From here, you can backtrack and obtain all of the solutions for $m, n$ if you wish to do so. We have classified all of the solutions, and not just those that fall into a particular family.

Answer 2

To prove that $x^2-xy-y^2=1$ has infinite integer solutions, you can see $ (1,0) $ is a solution; and if $ (a,b) $ is a solution, $ (2a+b,a+b) $ also is. You can find this relation by observing small cases.

Answer 3

Here’s an explicit approach to arriving at ali’s solution.

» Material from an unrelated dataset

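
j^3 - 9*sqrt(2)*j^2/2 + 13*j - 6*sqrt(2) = (j - 2*sqrt(2))*(j - 3*sqrt(2)/2)*(j - sqrt(2))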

Apply the quadratic formula to $x^2-xy-y^2-1=0$, looking for non-negative solutions:

$$y=\frac{-x+\sqrt{x^2+4(x^2-1)}}2=\frac{-x+\sqrt{5x^2+4}}2\;.$$

Clearly this is an integer when $y\in\{0,1,3\}$, and a little more computation turns up the next integer value at $y=8$. Now look at the integer solutions discovered so far: $\langle 1,0\rangle,\langle 2,1\rangle,\langle 5,3\rangle$, and $\langle 13,8\rangle$. Those numbers are very familiar: turn the pairs around, and you have $0,1,1,2,3,5,8,13$, i.e., the Fibonacci numbers $F_0$ through $F_7$. If we denote successive solutions by $\langle x_n,y_n\rangle$, this immediately suggests that $y_{n+1}=x_n+y_n$ and $x_{n+1}=y_{n+1}+x_n=2x_n+y_n$. Once you guess those recurrences, it’s a trivial computation to verify that they do indeed yield solutions.